Cloud picturing.
Years ago when I was starting school, after our beginning lessons, we were sent into the play yard for our break period.
Our teacher, Mrs. Beresford, always encouraged us to look at the clouds in the sky, and to tell her all of the things the different shapes and movements suggested to us.
We found chariots, sailing ships caught in violent storms, clouds pushing and shoving each other and faces of people we had never met or didn’t want to meet.
Mrs. Beresford would listen to our descriptions of the things we had seen.
She would smile and say that our imagination would direct us in our adult life and if we ignored it we would be directed by other people.
We did not understand this at all, but Mrs. Beresford was a person all the children listened to and nodded their heads in agreement.
Mrs. Beresford always had a large cane rod leaning against the wall, to the right of the blackboard. She was very skilled at the application of this cane for any infringement of class discipline
It is a fond memory, of the school bullies whimpering before and after this applied discipline, and Mrs. Beresford giving them an extra two whacks for the whimpering behaviour.

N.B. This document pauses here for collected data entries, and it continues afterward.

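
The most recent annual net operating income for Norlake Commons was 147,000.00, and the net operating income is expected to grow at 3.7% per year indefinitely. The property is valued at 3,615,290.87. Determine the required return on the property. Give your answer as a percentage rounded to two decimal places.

D₁ = 147,000.00 × 1.037 = 152,439.0000
P = D₁/(r − g) ⇒ r = D₁/P + g = 152,439.0000/3,615,290.87 + 0.037 = 0.042165 + 0.037 = 0.079165

7.92%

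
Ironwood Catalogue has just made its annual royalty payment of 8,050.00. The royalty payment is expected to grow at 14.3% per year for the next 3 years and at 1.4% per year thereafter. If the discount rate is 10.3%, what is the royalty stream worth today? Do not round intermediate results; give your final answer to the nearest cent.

D_1 = 9201.15000
D_2 = 10516.91445
D_3 = 12020.83322
Terminal value at year 3: TV = D_3×(1+g_2)/(r−g_2) = 12189.12488/0.089 = 136956.45934
P_0 = D_1/(1+r)^1 + D_2/(1+r)^2 + D_3/(1+r)^3 + TV/(1+r)^3
    = 8341.93110 + 8644.44900 + 8957.93763 + 102060.09837 = 128004.41609

128004.42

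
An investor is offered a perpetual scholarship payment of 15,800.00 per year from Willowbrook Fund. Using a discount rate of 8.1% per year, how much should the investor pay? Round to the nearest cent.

Level perpetuity: PV = C / r = 15,800.00 / 0.081 = 195,061.73

195061.73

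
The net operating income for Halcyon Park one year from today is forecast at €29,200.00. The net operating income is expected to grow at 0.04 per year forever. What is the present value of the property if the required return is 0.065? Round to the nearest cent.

Growing perpetuity: P = D₁ / (r − g) = €29,200.0000 / (0.065 − 0.04) = €1,168,000.00

€1168000.00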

Mrs. Beresford was harsh but a fair and a great teacher. We are still grateful for the teaching effort she made and the many life lessons she taught us all.
I still do the cloud picturing she had us all so diligently do, but my adult picturing has slackened off from the imaginational abundance of my youth.
However, I had better increase my output, yesterday I thought I saw Mrs. Beresford hiding behind one of the clouds with what looked like a large cane rod.